Greg Knauss wrote a blog post that is wistful and at times poetic, with bits of tragic humor that can’t quite lighten the feeling that the ground is falling away beneath us:
What I am talking about is being replaced, about becoming expendable, about machines gaining the ability to adequately perform a very specific function that was previously the exclusive domain of skull meat.
I genuinely feel bad for programmers who feel this way. It’s destabilizing and scary to lose what you love. This is a major disruption in software development, and it will create a rift in society as AI spreads to more professions. I’m a little worried about how we handle this.

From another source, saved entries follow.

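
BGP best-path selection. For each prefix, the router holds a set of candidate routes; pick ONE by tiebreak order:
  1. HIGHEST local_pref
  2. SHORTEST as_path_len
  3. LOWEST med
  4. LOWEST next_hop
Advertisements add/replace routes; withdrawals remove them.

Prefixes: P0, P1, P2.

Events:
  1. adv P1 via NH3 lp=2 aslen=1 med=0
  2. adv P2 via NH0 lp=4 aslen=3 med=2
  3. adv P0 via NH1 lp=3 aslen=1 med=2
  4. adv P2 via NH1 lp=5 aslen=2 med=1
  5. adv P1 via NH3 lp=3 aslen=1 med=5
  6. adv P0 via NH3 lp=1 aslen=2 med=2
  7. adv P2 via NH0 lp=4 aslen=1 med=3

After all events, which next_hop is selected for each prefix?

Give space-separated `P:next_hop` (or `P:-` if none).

Answer: P0:NH1 P1:NH3 P2:NH1

Derivation:
Op 1: best P0=- P1=NH3 P2=-
Op 2: best P0=- P1=NH3 P2=NH0
Op 3: best P0=NH1 P1=NH3 P2=NH0
Op 4: best P0=NH1 P1=NH3 P2=NH1
Op 5: best P0=NH1 P1=NH3 P2=NH1
Op 6: best P0=NH1 P1=NH3 P2=NH1
Op 7: best P0=NH1 P1=NH3 P2=NH1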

But I have a different perspective: what software can be built now that wasn’t possible before? I’m not talking about building faster than before. I mean new features that were technically impossible until LLMs, or even old features that now have new significance.
That’s what I’m looking for. If all we see is the work we currently do being replaced and done better by robots, we’ll miss everything that will make software companies successful in the future — a thousand ideas that could improve people’s lives in small ways.
Most of my blog posts about AI over the last couple of years have been to try to reason this out. I’ve been working on Micro.blog for about a decade and plan to work on it for many years to come. That means always reevaluating what we do, comparing it with our founding principles, finding what makes us uniquely human — our voice, our creativity — and trusting it will endure when everything changes.